Sunday, October 02, 2005

Give or take a few million deaths

Last week has seen renewed fears about the possibility of a global avian flu epidemic. The United Nation’s new coordinator for avian and human influenza, David Nabarro, said on Friday that if a mutated form of avian flu develops which is transmissible between humans, it would cause between 5 and 150 million deaths. “It's like a combination of global warming and HIV/Aids ten times faster than it's running at the moment,” he told the BBC. Perhaps we should all be glad Dr. Nabarro did not add the Holocaust, Rwanda and the Black Plague to drive his point home.

No sooner than Nabarro’s words hit the press, the WHO issued a counterstatement. No, they assured, it would really not be that bad. Dick Thompson, the WHO spokesman on influenza, cheerfully claimed that only between 2 and 7.4 million persons would perish in the event of an avian flu epidemic. But when further pressed, Thompson admitted that all mortality projections concerning the avian flu were speculative. "You could pick almost any number. There is this vast range of numbers, absolutely. One of those numbers will turn out to be right. All of this is guesswork, nobody knows."

If the numbers are based on guesswork, it is worth asking why these ‘mortality estimates’ are publicized by global health authorities, rather than having them say that an avian flu epidemic would be really, really, really bad. Why the big numbers at all? It is not good enough to say that the high figures are publicized to ‘raise public awareness’, since the public itself can do little to protect itself against a deadly flu epidemic anyway. Public awareness is compatible with mass death. We largely depend on governments and public health authorities to take measures to protect populations against the spread of deadly disease. It is not a do-it-yourself project.
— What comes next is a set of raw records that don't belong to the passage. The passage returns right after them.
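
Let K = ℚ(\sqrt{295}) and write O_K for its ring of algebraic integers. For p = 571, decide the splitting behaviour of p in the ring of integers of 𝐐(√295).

split — (571) = 𝔭₁𝔭₂ with 𝔭₁ ≠ 𝔭₂

295 mod 4 = 3, hence disc K = 4·295 = 1180 and O_K = ℤ[√295].
571 ∤ 1180, so 571 is unramified.
Compute (295/571) via Euler: 295^((571-1)/2) mod 571 = 1, so (295/571) = 1.
(295/571) = 1, so 571 splits.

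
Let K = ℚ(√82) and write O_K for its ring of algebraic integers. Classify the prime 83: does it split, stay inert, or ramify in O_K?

inert — (83) stays prime in O_K

d = 82 ≡ 2 (mod 4), so O_K = ℤ[√82] and disc(K) = 4d = 328.
83 ∤ 328, so 83 is unramified.
(82/83) = 82^41 mod 83 = 82, giving Legendre symbol -1.
(82/83) = -1, so 83 is inert.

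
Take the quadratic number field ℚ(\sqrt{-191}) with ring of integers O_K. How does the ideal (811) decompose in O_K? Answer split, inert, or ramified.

inert — (811) stays prime in O_K

Since -191 ≡ 1 mod 4, the ring of integers is ℤ[(1+√-191)/2] with discriminant -191.
811 ∤ -191, so 811 is unramified.
Euler's criterion: (-191)^405 mod 811 = 810. Thus (-191|811) = -1.
d is a non-residue mod p, hence 811 remains inert in O_K.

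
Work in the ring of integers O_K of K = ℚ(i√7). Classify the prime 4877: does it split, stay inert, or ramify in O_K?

remains prime (inert)

-7 mod 4 = 1, hence disc K = -7 and O_K = ℤ[(1+√-7)/2].
Since gcd(4877, -7) = 1 the prime 4877 does not ramify.
Legendre symbol by Euler's criterion: (-7/4877) ≡ (-7)^2438 ≡ 4876 (mod 4877), i.e. (-7/4877) = -1.
Legendre symbol -1 ⇒ 4877 is inert.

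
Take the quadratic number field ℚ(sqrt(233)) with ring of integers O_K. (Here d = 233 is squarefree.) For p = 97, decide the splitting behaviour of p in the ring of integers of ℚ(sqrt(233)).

remains prime (inert)

Since 233 ≡ 1 mod 4, the ring of integers is ℤ[(1+√233)/2] with discriminant 233.
97 ∤ 233, so 97 is unramified.
Euler's criterion: 233^48 mod 97 = 96. Thus (233|97) = -1.
d is a non-residue mod p, hence 97 remains inert in O_K.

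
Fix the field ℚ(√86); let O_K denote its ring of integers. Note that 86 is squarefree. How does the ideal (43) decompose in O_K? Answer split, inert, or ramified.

p ramifies

Since 86 ≢ 1 mod 4, the ring of integers is ℤ[√86] with discriminant 4·86 = 344.
disc(K) = 344 = 43·8, so p = 43 is ramified.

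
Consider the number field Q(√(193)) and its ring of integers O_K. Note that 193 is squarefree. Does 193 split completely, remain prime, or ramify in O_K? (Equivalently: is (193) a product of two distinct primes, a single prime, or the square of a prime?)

p ramifies

193 mod 4 = 1, hence disc K = 193 and O_K = ℤ[(1+√193)/2].
Ramification test: 193 | 193. The prime 193 ramifies in K.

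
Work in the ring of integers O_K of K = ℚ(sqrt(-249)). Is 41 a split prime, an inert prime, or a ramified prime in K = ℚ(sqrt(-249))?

d = -249 ≡ 3 (mod 4), so O_K = ℤ[√-249] and disc(K) = 4d = -996.
Since gcd(41, -996) = 1 the prime 41 does not ramify.
(-249/41) = 38^20 mod 41 = 40, giving Legendre symbol -1.
d is a non-residue mod p, hence 41 remains inert in O_K.

inert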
Who knows? Maybe after Hurricane Katrina, Dr. Nabarro’s high mortality range is based on an expectation that the governments and public health authorities won’t be up to the task. This raises an interesting question: besides the usual factors, shouldn’t political incompetence, neglect and corruption be factored into epidemiological models and their mortality estimates? Or is it in bad taste to suggest that the actions and inactions of governments may be causes of citizen death?